Looks good. Is the one top board adjustable?


----------



## Carpenter12 (Sep 19, 2013)

JOAT said:


> Nice, but I wouldn't paint it. Probably wouldn't even stain it. Might put a clear finish on it, but most likely I'd leave it as is. Pallets are good.


Thanks, It is my first project so i was thinking of practising the paint/stain job on it but you are right mostly these work benches are not painted


----------



## Carpenter12 (Sep 19, 2013)

fire65 said:


> Looks good. Is the one top board adjustable?


yep one of the pallet is adjustable to be used as a vice, If it doesn't work i will simply place another piece of pallet and it'll be a fixed top


----------



## Roloff (Jan 30, 2009)

Smart thinking, the vise function is unusual; hey, it is a great idea!


----------



## bcfunburst (Jan 14, 2012)

*Work Bench*

Great idea with the vise feature. Please let us know how it works for you. Love to hear more about your purposes for your bench too. You can always make a different bench with a solid top if you have the room. I used a 1/4" Hardboard over 2X6 for my bench top; painting it white. Makes for an easy job to freshen it up every so often. The Hardboard can really take a lot of abuse.
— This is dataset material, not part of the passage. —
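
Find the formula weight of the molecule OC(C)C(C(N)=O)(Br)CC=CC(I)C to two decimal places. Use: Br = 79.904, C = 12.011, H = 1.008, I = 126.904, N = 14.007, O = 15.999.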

The painted white surface just makes it easier to see everything.


----------



## Steve_Triton guy (Oct 3, 2013)

*Great Recycling idea*

This look slike a really neat way to produce a solid bench from pre loved timber great idea.



Carpenter12 said:


> This is what i have made recently, still not polished or painted but its ready to use, planning to make a serving tray from the pallets in coming days that will be a gift to my wife
> 
> These are not quality pictures i have taken from my cell but just to give you an idea of how it looks


----------